Dedicated to reviews and news of music for film, TV and games

Thursday, July 20, 2006

CD REVIEW - Il Corsaro Nero

Il Corsaro Nero
Music by Gino Peguri
Digitmovies CDDM061 (Italy)
27 Tracks 57:45 mins

This 1971 Terence Hill/Bud Spencer starrer concerned the adventures of "Blackie the Pirate" and was, judging by the main theme, a typical comedy romp for the popular pair. The theme, a comical march, presented in Italian and English versions, with lead vocals by Paulo Ferrara, the track's co-writer, and choral support by the Nora Orlandi choir, is also featured in wordless variations throughout.
This album presents a reissue of the stereo tracks first issued on LP at the time of the film's release, plus bonus stereo tracks of alternate versions, and a further bonus section of mono alternates.
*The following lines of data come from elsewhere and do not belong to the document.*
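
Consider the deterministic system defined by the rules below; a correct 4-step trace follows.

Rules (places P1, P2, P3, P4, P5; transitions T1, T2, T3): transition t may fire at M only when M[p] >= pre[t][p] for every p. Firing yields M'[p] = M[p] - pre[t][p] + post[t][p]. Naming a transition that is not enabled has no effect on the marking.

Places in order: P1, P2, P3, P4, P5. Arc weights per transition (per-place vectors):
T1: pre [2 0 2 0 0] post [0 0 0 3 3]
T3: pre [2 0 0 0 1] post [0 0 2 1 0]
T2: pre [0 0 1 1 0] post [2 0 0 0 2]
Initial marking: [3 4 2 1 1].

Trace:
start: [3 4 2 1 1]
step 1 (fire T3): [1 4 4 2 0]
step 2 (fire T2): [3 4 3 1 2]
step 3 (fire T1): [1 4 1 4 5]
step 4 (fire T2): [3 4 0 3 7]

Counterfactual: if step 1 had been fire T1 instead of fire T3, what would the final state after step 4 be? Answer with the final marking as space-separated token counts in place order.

(re-executing from step 1 with the substitution; state before step 1: [3 4 2 1 1])
step 1 (fire T1): [1 4 0 4 4]
step 2 (fire T2): [1 4 0 4 4]
step 3 (fire T1): [1 4 0 4 4]
step 4 (fire T2): [1 4 0 4 4]

1 4 0 4 4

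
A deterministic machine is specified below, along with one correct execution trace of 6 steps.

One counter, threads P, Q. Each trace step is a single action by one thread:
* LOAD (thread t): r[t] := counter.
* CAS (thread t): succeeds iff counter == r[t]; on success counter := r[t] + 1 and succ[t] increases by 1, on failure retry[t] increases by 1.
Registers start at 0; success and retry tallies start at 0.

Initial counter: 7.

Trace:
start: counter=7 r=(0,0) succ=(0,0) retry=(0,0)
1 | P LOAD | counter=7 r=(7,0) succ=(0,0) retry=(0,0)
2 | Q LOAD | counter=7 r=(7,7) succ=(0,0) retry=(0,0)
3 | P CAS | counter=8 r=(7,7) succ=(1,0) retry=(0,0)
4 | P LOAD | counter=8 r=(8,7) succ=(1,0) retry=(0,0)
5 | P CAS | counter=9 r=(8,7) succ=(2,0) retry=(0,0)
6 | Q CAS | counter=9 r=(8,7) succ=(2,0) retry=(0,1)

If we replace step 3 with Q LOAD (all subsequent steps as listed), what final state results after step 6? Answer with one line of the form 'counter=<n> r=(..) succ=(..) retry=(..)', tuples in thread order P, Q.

counter=8 r=(7,7) succ=(1,0) retry=(0,1)

(re-executing from step 3 with the substitution; state before step 3: counter=7 r=(7,7) succ=(0,0) retry=(0,0))
3 | Q LOAD | counter=7 r=(7,7) succ=(0,0) retry=(0,0)
4 | P LOAD | counter=7 r=(7,7) succ=(0,0) retry=(0,0)
5 | P CAS | counter=8 r=(7,7) succ=(1,0) retry=(0,0)
6 | Q CAS | counter=8 r=(7,7) succ=(1,0) retry=(0,1)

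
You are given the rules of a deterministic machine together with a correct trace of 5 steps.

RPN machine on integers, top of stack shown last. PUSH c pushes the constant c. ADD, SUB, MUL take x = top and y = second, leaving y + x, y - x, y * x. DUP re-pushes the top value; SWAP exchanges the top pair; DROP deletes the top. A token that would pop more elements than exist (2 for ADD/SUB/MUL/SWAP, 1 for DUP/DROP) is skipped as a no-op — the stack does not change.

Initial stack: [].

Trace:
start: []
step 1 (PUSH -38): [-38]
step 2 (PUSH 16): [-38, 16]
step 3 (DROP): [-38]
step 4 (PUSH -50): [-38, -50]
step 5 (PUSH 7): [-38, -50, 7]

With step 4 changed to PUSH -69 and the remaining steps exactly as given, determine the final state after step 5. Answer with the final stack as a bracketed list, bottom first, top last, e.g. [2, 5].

[-38, -69, 7]

(re-executing from step 4 with the substitution; state before step 4: [-38])
step 4 (PUSH -69): [-38, -69]
step 5 (PUSH 7): [-38, -69, 7]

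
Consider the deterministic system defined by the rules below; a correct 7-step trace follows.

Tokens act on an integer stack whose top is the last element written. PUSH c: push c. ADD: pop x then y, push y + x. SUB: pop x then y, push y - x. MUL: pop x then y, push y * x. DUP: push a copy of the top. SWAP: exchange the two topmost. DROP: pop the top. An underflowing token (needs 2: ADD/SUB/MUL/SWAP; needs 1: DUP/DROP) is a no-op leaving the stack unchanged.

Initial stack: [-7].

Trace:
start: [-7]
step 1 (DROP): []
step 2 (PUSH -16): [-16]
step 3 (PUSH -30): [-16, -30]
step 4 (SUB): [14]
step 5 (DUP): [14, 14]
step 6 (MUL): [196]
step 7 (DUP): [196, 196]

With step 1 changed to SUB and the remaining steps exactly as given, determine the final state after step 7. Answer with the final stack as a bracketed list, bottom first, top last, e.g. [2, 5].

(re-executing from step 1 with the substitution; state before step 1: [-7])
step 1 (SUB): [-7]
step 2 (PUSH -16): [-7, -16]
step 3 (PUSH -30): [-7, -16, -30]
step 4 (SUB): [-7, 14]
step 5 (DUP): [-7, 14, 14]
step 6 (MUL): [-7, 196]
step 7 (DUP): [-7, 196, 196]

[-7, 196, 196]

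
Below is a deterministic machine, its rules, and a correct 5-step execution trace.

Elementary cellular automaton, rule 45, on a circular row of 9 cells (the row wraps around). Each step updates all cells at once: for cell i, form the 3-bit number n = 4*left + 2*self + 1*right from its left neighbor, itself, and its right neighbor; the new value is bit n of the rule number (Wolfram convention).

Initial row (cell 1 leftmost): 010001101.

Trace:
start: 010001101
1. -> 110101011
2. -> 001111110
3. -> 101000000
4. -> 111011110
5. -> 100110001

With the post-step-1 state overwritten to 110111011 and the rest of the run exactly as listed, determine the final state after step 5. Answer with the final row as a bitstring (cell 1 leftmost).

state after step 1 := 110111011
2. -> 001100110
3. -> 101000100
4. -> 111010100
5. -> 100111100

100111100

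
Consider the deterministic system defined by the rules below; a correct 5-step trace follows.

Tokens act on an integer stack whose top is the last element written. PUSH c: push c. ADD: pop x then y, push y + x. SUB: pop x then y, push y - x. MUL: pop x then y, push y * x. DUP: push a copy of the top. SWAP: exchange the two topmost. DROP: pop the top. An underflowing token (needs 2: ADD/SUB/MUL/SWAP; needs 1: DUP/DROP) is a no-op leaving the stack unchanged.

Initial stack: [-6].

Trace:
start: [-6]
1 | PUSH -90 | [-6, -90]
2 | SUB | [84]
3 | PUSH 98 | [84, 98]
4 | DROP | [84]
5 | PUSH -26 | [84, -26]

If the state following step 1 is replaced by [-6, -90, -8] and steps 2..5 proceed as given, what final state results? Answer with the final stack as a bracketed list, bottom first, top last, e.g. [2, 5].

[-6, -82, -26]

state after step 1 := [-6, -90, -8]
2 | SUB | [-6, -82]
3 | PUSH 98 | [-6, -82, 98]
4 | DROP | [-6, -82]
5 | PUSH -26 | [-6, -82, -26]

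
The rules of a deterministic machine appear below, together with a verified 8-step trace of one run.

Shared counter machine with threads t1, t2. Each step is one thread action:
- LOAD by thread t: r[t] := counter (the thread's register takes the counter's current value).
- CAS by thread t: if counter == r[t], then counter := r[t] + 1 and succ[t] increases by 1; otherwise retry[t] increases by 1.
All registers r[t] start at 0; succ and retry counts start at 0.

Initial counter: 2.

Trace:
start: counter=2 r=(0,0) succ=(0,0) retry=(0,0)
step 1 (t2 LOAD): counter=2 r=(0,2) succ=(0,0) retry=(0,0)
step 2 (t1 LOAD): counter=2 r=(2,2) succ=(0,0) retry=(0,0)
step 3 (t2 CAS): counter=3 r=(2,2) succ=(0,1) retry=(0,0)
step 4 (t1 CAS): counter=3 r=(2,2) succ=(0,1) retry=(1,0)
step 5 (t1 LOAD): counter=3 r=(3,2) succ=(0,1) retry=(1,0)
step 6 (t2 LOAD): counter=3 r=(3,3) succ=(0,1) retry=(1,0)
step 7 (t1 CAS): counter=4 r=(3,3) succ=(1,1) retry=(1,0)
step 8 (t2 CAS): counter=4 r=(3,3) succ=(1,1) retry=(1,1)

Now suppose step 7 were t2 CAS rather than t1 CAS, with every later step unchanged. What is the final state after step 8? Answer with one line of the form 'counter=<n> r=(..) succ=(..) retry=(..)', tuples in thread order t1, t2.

(re-executing from step 7 with the substitution; state before step 7: counter=3 r=(3,3) succ=(0,1) retry=(1,0))
step 7 (t2 CAS): counter=4 r=(3,3) succ=(0,2) retry=(1,0)
step 8 (t2 CAS): counter=4 r=(3,3) succ=(0,2) retry=(1,1)

counter=4 r=(3,3) succ=(0,2) retry=(1,1)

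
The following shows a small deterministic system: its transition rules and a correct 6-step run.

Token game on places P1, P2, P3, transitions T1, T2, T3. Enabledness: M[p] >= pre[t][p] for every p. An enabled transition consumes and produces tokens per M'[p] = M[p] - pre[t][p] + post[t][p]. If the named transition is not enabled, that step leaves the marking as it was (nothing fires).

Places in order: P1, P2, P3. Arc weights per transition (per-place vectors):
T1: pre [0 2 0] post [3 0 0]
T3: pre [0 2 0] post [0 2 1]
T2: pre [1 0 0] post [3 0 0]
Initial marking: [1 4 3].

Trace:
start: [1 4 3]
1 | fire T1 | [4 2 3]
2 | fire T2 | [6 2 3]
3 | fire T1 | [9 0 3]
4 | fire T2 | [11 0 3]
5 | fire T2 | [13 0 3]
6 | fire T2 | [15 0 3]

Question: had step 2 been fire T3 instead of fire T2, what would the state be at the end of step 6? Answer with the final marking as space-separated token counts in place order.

(re-executing from step 2 with the substitution; state before step 2: [4 2 3])
2 | fire T3 | [4 2 4]
3 | fire T1 | [7 0 4]
4 | fire T2 | [9 0 4]
5 | fire T2 | [11 0 4]
6 | fire T2 | [13 0 4]

13 0 4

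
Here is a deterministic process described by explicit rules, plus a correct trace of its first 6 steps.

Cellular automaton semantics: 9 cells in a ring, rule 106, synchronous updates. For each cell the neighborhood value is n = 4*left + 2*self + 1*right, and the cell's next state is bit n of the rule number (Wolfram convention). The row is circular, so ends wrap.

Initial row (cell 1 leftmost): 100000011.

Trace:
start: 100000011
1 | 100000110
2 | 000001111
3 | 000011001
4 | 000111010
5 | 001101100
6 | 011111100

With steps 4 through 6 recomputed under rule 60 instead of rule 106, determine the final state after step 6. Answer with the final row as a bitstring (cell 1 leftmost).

(re-executing steps 4..6 under rule 60; state before step 4: 000011001)
4 | 100010101
5 | 010011111
6 | 111010000

111010000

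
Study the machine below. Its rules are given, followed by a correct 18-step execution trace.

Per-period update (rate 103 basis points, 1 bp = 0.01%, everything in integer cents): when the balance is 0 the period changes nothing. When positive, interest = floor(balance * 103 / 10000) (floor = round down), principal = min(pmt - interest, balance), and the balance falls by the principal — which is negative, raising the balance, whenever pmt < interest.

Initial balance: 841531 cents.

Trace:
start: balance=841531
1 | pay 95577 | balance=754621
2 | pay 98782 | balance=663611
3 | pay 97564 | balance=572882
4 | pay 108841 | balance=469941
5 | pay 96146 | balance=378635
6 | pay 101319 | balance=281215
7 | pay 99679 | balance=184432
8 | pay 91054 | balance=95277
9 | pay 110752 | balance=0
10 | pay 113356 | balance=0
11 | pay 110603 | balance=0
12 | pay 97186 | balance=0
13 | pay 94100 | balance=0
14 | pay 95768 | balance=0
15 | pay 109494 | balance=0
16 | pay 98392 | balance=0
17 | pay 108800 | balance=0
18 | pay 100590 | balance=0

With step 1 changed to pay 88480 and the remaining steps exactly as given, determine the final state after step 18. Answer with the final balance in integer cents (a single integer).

(re-executing from step 1 with the substitution; state before step 1: balance=841531)
1 | pay 88480 | balance=761718
2 | pay 98782 | balance=670781
3 | pay 97564 | balance=580126
4 | pay 108841 | balance=477260
5 | pay 96146 | balance=386029
6 | pay 101319 | balance=288686
7 | pay 99679 | balance=191980
8 | pay 91054 | balance=102903
9 | pay 110752 | balance=0
10 | pay 113356 | balance=0
11 | pay 110603 | balance=0
12 | pay 97186 | balance=0
13 | pay 94100 | balance=0
14 | pay 95768 | balance=0
15 | pay 109494 | balance=0
16 | pay 98392 | balance=0
17 | pay 108800 | balance=0
18 | pay 100590 | balance=0

0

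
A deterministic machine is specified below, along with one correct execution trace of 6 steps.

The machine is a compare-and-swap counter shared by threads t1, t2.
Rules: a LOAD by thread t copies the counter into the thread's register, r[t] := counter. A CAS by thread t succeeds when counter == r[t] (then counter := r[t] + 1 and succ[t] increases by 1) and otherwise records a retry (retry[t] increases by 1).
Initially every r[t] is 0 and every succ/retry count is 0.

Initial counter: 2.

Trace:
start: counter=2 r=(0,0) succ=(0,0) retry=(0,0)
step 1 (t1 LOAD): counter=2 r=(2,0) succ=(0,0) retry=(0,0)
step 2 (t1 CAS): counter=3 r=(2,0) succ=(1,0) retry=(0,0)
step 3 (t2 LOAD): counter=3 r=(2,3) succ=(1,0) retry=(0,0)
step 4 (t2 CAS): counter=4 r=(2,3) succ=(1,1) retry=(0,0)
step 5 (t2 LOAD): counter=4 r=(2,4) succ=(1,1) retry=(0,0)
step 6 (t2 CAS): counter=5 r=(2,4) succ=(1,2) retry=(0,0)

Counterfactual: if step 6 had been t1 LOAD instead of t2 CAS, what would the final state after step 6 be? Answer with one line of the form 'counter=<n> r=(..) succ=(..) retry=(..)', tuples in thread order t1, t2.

(re-executing from step 6 with the substitution; state before step 6: counter=4 r=(2,4) succ=(1,1) retry=(0,0))
step 6 (t1 LOAD): counter=4 r=(4,4) succ=(1,1) retry=(0,0)

counter=4 r=(4,4) succ=(1,1) retry=(0,0)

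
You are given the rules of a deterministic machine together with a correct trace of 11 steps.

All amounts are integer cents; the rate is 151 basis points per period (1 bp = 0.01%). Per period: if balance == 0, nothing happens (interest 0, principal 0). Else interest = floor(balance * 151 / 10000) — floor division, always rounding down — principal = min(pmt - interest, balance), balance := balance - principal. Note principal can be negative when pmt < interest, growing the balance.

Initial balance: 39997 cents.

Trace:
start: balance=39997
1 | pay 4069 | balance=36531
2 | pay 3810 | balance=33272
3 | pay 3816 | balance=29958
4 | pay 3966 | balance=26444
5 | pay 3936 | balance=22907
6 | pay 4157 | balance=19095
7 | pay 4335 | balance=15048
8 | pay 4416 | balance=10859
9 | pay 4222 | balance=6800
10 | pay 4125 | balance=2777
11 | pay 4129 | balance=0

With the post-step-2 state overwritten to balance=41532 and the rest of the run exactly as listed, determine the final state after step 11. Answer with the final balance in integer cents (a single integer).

8142

state after step 2 := balance=41532
3 | pay 3816 | balance=38343
4 | pay 3966 | balance=34955
5 | pay 3936 | balance=31546
6 | pay 4157 | balance=27865
7 | pay 4335 | balance=23950
8 | pay 4416 | balance=19895
9 | pay 4222 | balance=15973
10 | pay 4125 | balance=12089
11 | pay 4129 | balance=8142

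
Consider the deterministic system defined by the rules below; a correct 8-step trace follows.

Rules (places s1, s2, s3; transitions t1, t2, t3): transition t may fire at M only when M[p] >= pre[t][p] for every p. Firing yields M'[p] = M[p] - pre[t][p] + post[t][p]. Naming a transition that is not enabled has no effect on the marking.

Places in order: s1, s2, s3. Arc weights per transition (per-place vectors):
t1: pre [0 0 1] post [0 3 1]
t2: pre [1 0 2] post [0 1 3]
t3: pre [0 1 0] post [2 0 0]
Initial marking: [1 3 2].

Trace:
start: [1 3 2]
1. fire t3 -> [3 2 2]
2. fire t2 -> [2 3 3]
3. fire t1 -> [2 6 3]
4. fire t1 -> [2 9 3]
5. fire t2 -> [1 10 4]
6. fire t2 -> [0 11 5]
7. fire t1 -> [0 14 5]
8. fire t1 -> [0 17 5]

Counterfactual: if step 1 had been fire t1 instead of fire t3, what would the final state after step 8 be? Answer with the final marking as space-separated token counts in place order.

0 19 3

(re-executing from step 1 with the substitution; state before step 1: [1 3 2])
1. fire t1 -> [1 6 2]
2. fire t2 -> [0 7 3]
3. fire t1 -> [0 10 3]
4. fire t1 -> [0 13 3]
5. fire t2 -> [0 13 3]
6. fire t2 -> [0 13 3]
7. fire t1 -> [0 16 3]
8. fire t1 -> [0 19 3]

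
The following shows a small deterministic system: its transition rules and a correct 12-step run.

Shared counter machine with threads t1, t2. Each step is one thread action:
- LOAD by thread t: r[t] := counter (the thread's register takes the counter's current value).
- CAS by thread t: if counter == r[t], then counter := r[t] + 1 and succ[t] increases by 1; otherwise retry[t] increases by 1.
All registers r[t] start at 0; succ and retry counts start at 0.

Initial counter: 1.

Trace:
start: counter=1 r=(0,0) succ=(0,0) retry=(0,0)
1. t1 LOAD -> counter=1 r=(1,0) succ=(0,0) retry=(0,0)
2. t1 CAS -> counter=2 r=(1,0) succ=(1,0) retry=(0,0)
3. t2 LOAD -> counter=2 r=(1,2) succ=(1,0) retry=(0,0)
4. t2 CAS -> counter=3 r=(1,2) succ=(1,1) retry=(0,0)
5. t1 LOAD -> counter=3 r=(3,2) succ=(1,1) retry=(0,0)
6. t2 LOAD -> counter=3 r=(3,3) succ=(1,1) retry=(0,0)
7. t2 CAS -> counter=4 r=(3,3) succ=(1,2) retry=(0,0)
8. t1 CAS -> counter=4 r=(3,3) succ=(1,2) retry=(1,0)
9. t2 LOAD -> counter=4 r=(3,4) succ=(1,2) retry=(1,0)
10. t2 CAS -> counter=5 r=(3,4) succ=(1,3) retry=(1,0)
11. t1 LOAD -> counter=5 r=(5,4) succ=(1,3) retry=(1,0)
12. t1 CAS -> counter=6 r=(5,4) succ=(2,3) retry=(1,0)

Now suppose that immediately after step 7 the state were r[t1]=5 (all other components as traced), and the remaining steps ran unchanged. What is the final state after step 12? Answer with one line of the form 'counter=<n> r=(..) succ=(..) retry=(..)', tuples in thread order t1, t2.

state after step 7 := counter=4 r=(5,3) succ=(1,2) retry=(0,0)
8. t1 CAS -> counter=4 r=(5,3) succ=(1,2) retry=(1,0)
9. t2 LOAD -> counter=4 r=(5,4) succ=(1,2) retry=(1,0)
10. t2 CAS -> counter=5 r=(5,4) succ=(1,3) retry=(1,0)
11. t1 LOAD -> counter=5 r=(5,4) succ=(1,3) retry=(1,0)
12. t1 CAS -> counter=6 r=(5,4) succ=(2,3) retry=(1,0)

counter=6 r=(5,4) succ=(2,3) retry=(1,0)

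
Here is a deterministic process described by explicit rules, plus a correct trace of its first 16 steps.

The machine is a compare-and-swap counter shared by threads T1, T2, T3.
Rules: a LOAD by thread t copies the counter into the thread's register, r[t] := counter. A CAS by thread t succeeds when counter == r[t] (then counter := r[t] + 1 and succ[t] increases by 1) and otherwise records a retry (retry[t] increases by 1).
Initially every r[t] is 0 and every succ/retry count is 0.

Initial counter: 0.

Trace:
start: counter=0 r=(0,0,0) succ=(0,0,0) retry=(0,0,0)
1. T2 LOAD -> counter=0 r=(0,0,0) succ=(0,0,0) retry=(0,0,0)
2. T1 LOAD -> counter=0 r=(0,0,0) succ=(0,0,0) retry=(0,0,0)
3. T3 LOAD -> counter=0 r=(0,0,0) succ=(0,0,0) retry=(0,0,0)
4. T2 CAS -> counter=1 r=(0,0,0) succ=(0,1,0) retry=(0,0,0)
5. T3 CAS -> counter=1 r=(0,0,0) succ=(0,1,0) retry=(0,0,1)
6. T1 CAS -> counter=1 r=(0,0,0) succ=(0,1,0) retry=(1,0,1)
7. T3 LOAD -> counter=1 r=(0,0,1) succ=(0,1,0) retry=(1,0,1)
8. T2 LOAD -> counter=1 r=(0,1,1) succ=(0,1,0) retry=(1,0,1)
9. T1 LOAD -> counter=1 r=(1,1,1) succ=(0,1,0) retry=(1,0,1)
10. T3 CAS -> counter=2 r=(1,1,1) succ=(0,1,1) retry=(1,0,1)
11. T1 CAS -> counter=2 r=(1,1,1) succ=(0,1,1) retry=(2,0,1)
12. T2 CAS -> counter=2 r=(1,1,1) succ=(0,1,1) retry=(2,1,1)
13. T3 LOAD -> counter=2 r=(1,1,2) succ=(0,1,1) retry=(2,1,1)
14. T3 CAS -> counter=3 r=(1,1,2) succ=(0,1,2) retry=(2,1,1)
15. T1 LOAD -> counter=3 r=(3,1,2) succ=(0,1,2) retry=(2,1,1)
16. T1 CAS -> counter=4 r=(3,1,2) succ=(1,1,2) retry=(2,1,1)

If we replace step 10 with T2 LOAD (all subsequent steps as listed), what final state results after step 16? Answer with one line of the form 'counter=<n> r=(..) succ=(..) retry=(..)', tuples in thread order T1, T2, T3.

(re-executing from step 10 with the substitution; state before step 10: counter=1 r=(1,1,1) succ=(0,1,0) retry=(1,0,1))
10. T2 LOAD -> counter=1 r=(1,1,1) succ=(0,1,0) retry=(1,0,1)
11. T1 CAS -> counter=2 r=(1,1,1) succ=(1,1,0) retry=(1,0,1)
12. T2 CAS -> counter=2 r=(1,1,1) succ=(1,1,0) retry=(1,1,1)
13. T3 LOAD -> counter=2 r=(1,1,2) succ=(1,1,0) retry=(1,1,1)
14. T3 CAS -> counter=3 r=(1,1,2) succ=(1,1,1) retry=(1,1,1)
15. T1 LOAD -> counter=3 r=(3,1,2) succ=(1,1,1) retry=(1,1,1)
16. T1 CAS -> counter=4 r=(3,1,2) succ=(2,1,1) retry=(1,1,1)

counter=4 r=(3,1,2) succ=(2,1,1) retry=(1,1,1)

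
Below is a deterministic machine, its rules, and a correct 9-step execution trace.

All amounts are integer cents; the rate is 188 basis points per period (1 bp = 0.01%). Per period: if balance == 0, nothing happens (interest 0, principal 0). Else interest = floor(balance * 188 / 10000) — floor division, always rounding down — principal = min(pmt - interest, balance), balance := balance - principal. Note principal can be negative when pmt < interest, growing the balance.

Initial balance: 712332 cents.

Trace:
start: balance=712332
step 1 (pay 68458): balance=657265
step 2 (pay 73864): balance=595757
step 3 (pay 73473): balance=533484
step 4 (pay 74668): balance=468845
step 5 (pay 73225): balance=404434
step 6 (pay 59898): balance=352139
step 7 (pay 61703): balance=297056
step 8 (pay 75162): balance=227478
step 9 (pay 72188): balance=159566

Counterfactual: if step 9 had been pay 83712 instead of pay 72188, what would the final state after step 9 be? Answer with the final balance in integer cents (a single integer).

148042

(re-executing from step 9 with the substitution; state before step 9: balance=227478)
step 9 (pay 83712): balance=148042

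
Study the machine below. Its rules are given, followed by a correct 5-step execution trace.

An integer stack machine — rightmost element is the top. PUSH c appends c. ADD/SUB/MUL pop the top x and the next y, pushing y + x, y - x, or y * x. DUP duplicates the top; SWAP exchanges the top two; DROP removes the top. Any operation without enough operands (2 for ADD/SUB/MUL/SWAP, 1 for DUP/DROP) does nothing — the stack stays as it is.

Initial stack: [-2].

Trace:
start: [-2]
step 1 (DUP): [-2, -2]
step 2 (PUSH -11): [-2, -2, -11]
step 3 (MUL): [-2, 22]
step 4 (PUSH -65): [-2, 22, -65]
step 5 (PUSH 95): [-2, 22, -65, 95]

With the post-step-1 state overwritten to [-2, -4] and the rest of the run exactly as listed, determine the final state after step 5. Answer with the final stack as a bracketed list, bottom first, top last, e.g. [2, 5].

[-2, 44, -65, 95]

state after step 1 := [-2, -4]
step 2 (PUSH -11): [-2, -4, -11]
step 3 (MUL): [-2, 44]
step 4 (PUSH -65): [-2, 44, -65]
step 5 (PUSH 95): [-2, 44, -65, 95]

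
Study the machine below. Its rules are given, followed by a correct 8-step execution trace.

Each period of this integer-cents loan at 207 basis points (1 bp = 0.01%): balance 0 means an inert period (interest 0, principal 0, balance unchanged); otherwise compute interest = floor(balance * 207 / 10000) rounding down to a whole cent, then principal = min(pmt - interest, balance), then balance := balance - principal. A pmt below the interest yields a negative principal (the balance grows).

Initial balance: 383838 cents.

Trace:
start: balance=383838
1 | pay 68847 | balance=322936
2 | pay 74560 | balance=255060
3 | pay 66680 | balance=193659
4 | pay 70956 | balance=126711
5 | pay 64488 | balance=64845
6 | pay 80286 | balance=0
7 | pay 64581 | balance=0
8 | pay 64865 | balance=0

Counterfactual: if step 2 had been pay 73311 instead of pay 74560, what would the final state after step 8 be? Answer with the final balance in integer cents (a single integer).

(re-executing from step 2 with the substitution; state before step 2: balance=322936)
2 | pay 73311 | balance=256309
3 | pay 66680 | balance=194934
4 | pay 70956 | balance=128013
5 | pay 64488 | balance=66174
6 | pay 80286 | balance=0
7 | pay 64581 | balance=0
8 | pay 64865 | balance=0

0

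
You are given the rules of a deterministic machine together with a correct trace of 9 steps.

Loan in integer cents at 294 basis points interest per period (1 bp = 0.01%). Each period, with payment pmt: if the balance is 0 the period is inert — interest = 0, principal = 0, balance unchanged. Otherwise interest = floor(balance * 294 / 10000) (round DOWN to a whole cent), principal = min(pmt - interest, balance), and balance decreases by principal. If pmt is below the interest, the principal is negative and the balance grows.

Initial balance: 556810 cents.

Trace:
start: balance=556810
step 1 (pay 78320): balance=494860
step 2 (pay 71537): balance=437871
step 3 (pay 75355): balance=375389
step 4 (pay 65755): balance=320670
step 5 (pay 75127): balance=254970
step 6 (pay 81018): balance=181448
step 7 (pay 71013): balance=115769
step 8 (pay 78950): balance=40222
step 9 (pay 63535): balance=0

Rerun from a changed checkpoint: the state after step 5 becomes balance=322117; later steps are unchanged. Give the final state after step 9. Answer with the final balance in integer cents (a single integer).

53267

state after step 5 := balance=322117
step 6 (pay 81018): balance=250569
step 7 (pay 71013): balance=186922
step 8 (pay 78950): balance=113467
step 9 (pay 63535): balance=53267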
Sound is of the label's usual high standards for all.
Just covering the main themes, as presented on the original LP tracks, excepting of course for the aforementioned comic march song, already covered; there are few tracks that aren't enjoyable to some degree, commencing with the lovely guitar and strings-lead theme "Nel Mar Dei Caraibi. This is followed by a beautiful love theme, "Gli Amori di Isabella," replete with mandolins. The catchy little tropical tune "Calipso dei Corsari" follows, then a Spanish dance, "Posada de Maria," typically with guitars and castanets. "All'Arrembaggioi" breaks up the light feel and is truly menacing. "Duello e Morte" is a typical western-styled trumpet-lead deguello. This is followed by a courtly variation on the love theme, then an adventurous Spanish-styled mover "Il Vicere di Spagna."
The bonus tracks reprise most if not all of the above themes, often in shorter versions, as the LP tracks are well rounded and obviously re-recorded for that format, as was the practice at the time. The end result is a thoroughly entertaining CD from a composer largely unfamiliar to me.
The accompanying booklet is, as always, packed with stills and poster artwork, and comes with Claudio Fuiano & Luca Di Silverio's notes on the film and its music.